Les dépenses liées à l'IA ont fait des actions des secteurs des semi-conducteurs, du stockage de données et des infrastructures les plus performantes
Le marché de l'IA s'est étendu au-delà des puces graphiques au sein du S&P 500. Microsoft, Amazon, Alphabet et Meta ont annoncé des investissements combinés de plus de 440 milliards de dollars au cours des douze prochains mois. Ces cash sont destinés aux centres de données, aux équipements réseau, aux systèmes de stockage et aux capacités de refroidissement.
Sandisk, Western Digital et Seagate figurent parmi lestronfortes hausses. Ces trois entreprises commercialisent des solutions de stockage utilisées dans les centres de données à grande échelle. Leurs actions ont progressé suite à la conclusion d'accords d'approvisionnement par les opérateurs cloud. La demande croissante de capacités de stockage plus rapides et plus importantes, alimentée par les charges de travail liées à l'IA, a directement contribué à la croissance des bénéfices. Au sein du S&P 500, ces sociétés ont surperformé la plupart des entreprises technologiques traditionnelles.
L'arrivée de nouveaux acteurs a également joué un rôle. Robinhood, Sandisk, AppLovin et Carvana ont intégré le S&P 500 en 2025. Chacun a enregistré des gains à trois chiffres et s'est classé parmi les vingt meilleures performances. L'intégration à l'indice a accru le volume des transactions et la demande de fonds passifs. Ces flux ont soutenu les cours lors des replis.
Tous les nouveaux entrants n'ont pas profité de la situation. Trade Desk a enregistré la plus mauvaise performance de l'indice, avec une chute de près de 70 %. Block a perdu plus de 20 %. Coinbase a reculé de plus de 6 %. Même au sein du S&P 500, dans l'indice n'était pas synonyme de hausse.

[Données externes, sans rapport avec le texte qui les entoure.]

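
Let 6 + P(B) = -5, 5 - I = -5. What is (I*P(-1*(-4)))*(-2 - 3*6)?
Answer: 2200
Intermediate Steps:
I = 10 (I = 5 - 1*(-5) = 5 + 5 = 10)
P(B) = -11 (P(B) = -6 - 5 = -11)
(I*P(-1*(-4)))*(-2 - 3*6) = (10*(-11))*(-2 - 3*6) = -110*(-2 - 18) = -110*(-20) = 2200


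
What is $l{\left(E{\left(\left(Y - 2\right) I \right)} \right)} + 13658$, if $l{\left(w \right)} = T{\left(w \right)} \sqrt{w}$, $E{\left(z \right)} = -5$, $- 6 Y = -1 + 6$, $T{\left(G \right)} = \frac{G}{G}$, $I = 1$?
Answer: $13658 + i \sqrt{5} \approx 13658.0 + 2.2361 i$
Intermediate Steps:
$T{\left(G \right)} = 1$
$Y = - \frac{5}{6}$ ($Y = - \frac{-1 + 6}{6} = \left(- \frac{1}{6}\right) 5 = - \frac{5}{6} \approx -0.83333$)
$l{\left(w \right)} = \sqrt{w}$ ($l{\left(w \right)} = 1 \sqrt{w} = \sqrt{w}$)
$l{\left(E{\left(\left(Y - 2\right) I \right)} \right)} + 13658 = \sqrt{-5} + 13658 = i \sqrt{5} + 13658 = 13658 + i \sqrt{5}$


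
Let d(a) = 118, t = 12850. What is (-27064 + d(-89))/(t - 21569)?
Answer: 26946/8719 ≈ 3.0905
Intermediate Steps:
(-27064 + d(-89))/(t - 21569) = (-27064 + 118)/(12850 - 21569) = -26946/(-8719) = -26946*(-1/8719) = 26946/8719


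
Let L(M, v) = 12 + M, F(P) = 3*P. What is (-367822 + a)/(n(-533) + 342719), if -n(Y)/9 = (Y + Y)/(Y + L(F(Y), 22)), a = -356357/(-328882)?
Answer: -1563754382510/1457016818543 ≈ -1.0733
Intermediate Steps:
a = 356357/328882 (a = -356357*(-1/328882) = 356357/328882 ≈ 1.0835)
n(Y) = -18*Y/(12 + 4*Y) (n(Y) = -9*(Y + Y)/(Y + (12 + 3*Y)) = -9*2*Y/(12 + 4*Y) = -18*Y/(12 + 4*Y))
(-367822 + a)/(n(-533) + 342719) = (-367822 + 356357/328882)/(-9*(-533)/(6 + 2*(-533)) + 342719) = -120969678647/(328882*(-9*(-533)/(6 - 1066) + 342719)) = -120969678647/(328882*(-9*(-533)/(-1060) + 342719)) = -120969678647/(328882*(-9*(-533)*(-1/1060) + 342719)) = -120969678647/(328882*(-4797/1060 + 342719)) = -120969678647/(328882*363277343/1060) = -120969678647/328882*1060/363277343 = -1563754382510/1457016818543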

Les fortes hausses de titres individuels defiles plus grands gagnants de l'année
Palantir a enregistré une nouvelle année à trois chiffres, la troisième consécutive, grâce à l'activité soutenue des investisseurs particuliers.
L'action PLTR se négocie désormais à plus de 180 fois ses bénéfices prévisionnels, une valorisation qui la place au sein du S&P 500 juste derrière Tesla et Warner Bros. Discovery. Ce multiple s'est accru grâce au maintien de l'investissement des fonds de momentum.
L'action de Warner Bros. Discovery a bondi de près de 175 % en 2025. Cette hausse a été alimentée par les rumeurs de rachat. L'entreprise s'est officiellement mise en vente en octobre. Paramount Skydance et Netflix se sont imposés comme les deux principaux acquéreurs potentiels. Tous deux se sont efforcés d'obtenir les financements nécessaires. Le conseil d'administration s'est montré favorable à la proposition de Netflix. Selon certaines sources, il prévoyait de rejeter l'offre de Paramount.
Larry Ellison, président d'Oracle et père de David Ellison, directeur général de Paramount, a personnellement soutenu l'offre de rachat de Paramount. La surenchère a maintenu le cours de l'action volatil, mais à un niveau élevé.
Les biens de consommation courante ont figuré parmi les secteurs les moins performants du S&P 500. Les droits de douane, l'inflation et les inquiétudes concernant les dépenses des ménages ont pesé sur la demande. Clorox, Lamb Weston, Campbell's et Constellation Brands se sont tous retrouvés dans les vingt dernières places. Chipotle a chuté de près de 40 % après deux annéestron. La hausse des coûts et la baisse de la fréquentation ont affecté les marges.
L'action de Deckers Outdoor, entreprise de vente au détail, a chuté de près de 50 %, mettant fin à neuf années de hausse consécutives, tandis que celle de Lululemon a reculé de près de 45 %, après avoir traversé une restructuration et des changements de direction difficiles. Elliott Investment Management a pris une participation de plus d'un milliard de dollars, mais le cours de l'action est resté sous pression.
Le secteur des soins gérés a également sous-performé. Molina Healthcare a chuté de plus de 40 % pour la deuxième année consécutive. UnitedHealth et Centene ont perdu plus de 30 %, se classant parmi les plus mauvaises valeurs du S&P 500. UnitedHealth a connu sa pire journée depuis 1998 en avril après avoir revu ses prévisions à la baisse. L'action a plongé de 22 % en une seule séance.